Through the theme, the two playwrights seek to promote the awareness that women play some vital roles concerning the realization of some vital dreams. The two novels position the women characters in the front line in the fight against racial and gender discrimination. In O’Connor’s masterwork, the reader assumes that the bus that Julian and his mother use has other men as well apart from Julian, though the author does not clarify.
However, when the black woman with a child enters, only to encounter Julian’s mother, the racist, the author presents a fight between the two women without featuring any man’s intervention. As she reveals, the fight marks the end of the white woman’s life, which symbolizes the end of racism.
Therefore, since the realization of a racism-free world is possible through women’s intervention, then women have the capability of arresting most of the vices that interfere with the smooth running of the society. Further, Glaspell successfully addresses the same issue. The author presents a society that allocates no value to women. According to the men, the women can do nothing other than the petty kitchen chores.
However, upon the death of Mr. Wright, the men waste much time searching for the evidence concerning the death as well as the solution of the case. In fact, the entire play after the death concentrates on the search for the solution of the case, which the men never find. On the other hand, when the Mrs. Peters together with Mrs. Hale handle the same case, they within no time table the necessary evidence thereby solving the issue.

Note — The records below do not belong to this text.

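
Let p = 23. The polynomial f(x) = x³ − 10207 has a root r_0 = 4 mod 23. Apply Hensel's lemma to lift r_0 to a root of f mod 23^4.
r_3 = 204244 (mod 279841)

Hensel: r_{i+1} = r_i − f(r_i)/f′(r_i) mod 23^{i+2}, where f′(x) = 3x². Iterate:
  r_0 = 4 (mod 23)
  r_1 = 50 (mod 529)
  r_2 = 9572 (mod 12167)
  r_3 = 204244 (mod 279841)
Final: r = 204244 with f(r) ≡ 0 mod 23^4.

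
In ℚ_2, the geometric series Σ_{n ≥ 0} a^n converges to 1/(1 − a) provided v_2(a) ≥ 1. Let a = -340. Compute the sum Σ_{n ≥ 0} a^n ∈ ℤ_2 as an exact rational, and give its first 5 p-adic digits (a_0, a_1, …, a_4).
Σ a^n = 1/(1 − a) = 1/341;  first 5 digits = (1, 0, 1, 1, 1)

v_2(a) = 2 ≥ 1, so the series converges in ℤ_2 to 1/(1 − a) = 1/(1 − (-340)) = 1/341. Expand this rational in ℤ_2: compute digits iteratively via d_i = x_i mod 2, x_{i+1} = (x_i − d_i)/2. The first 5 digits are (1, 0, 1, 1, 1).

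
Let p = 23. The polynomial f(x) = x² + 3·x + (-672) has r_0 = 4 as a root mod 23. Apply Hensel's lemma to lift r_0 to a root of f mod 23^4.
r_3 = 160061 (mod 279841)

Hensel: r_{i+1} = r_i − f(r_i)·(f′(r_i))^{-1} mod 23^{i+2}, f′(x) = 2x + 3. Iterate:
  r_0 = 4 (mod 23)
  r_1 = 303 (mod 529)
  r_2 = 1890 (mod 12167)
  r_3 = 160061 (mod 279841)
Final: r = 160061 satisfies f(r) ≡ 0 mod 23^4.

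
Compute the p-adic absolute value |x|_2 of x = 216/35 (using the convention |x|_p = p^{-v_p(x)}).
|216/35|_2 = 1/8

Step 1 — compute v_2(x) by factoring powers of 2 out of the numerator and denominator: v_2(216/35) = 3. Step 2 — apply |x|_p = p^{-v_p(x)} = 2^{-3} = 1/8.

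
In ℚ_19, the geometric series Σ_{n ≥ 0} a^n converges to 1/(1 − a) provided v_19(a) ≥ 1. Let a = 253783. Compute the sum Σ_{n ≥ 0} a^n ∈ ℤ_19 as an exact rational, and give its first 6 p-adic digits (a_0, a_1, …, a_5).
Σ a^n = 1/(1 − a) = -1/253782;  first 6 digits = (1, 0, 0, 18, 1, 0)

v_19(a) = 3 ≥ 1, so the series converges in ℤ_19 to 1/(1 − a) = 1/(1 − 253783) = -1/253782. Expand this rational in ℤ_19: compute digits iteratively via d_i = x_i mod 19, x_{i+1} = (x_i − d_i)/19. The first 6 digits are (1, 0, 0, 18, 1, 0).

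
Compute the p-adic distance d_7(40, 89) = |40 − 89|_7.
d_7(40, 89) = 1/49

Step 1 — x − y = 40 − 89 = -49. Step 2 — v_7(-49) = 2 (factor: -49 = −(7^2 · 1); the sign does not affect v_p). Step 3 — |x − y|_7 = 7^{-2} = 1/49.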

Therefore, through the theme, men ought not to despise their women. They ought not to view them as unimportant and unable based on the virtue of their womanhood. As the authors reveal, women end up coming up with the solutions of the most difficult challenges. They further occupy the frontline in bringing back the lost vital virtues of the past like respect, gender and racial equality among others.
Conclusion
Therefore, as per the expositions, the issue of featuring shared themes in different literary works plays a vital role in emphasizing some intended messages. O’Connor and Glaspell present the common theme of restoring the lost ethics in their respective plays ‘Everything that Rises Must Converge’ and ‘Trifles’.
Through the theme, the readers realize that they have to contribute towards the restoration process, which is accompanied by a corresponding cost they need to pay in return. As the theme unfolds, it will cost one’s time, money, marriage and even self. Moreover, the authors together promote the awareness of the crucial roles that women play in the process of recovering some lost vital morals like dignity, gender and social equality.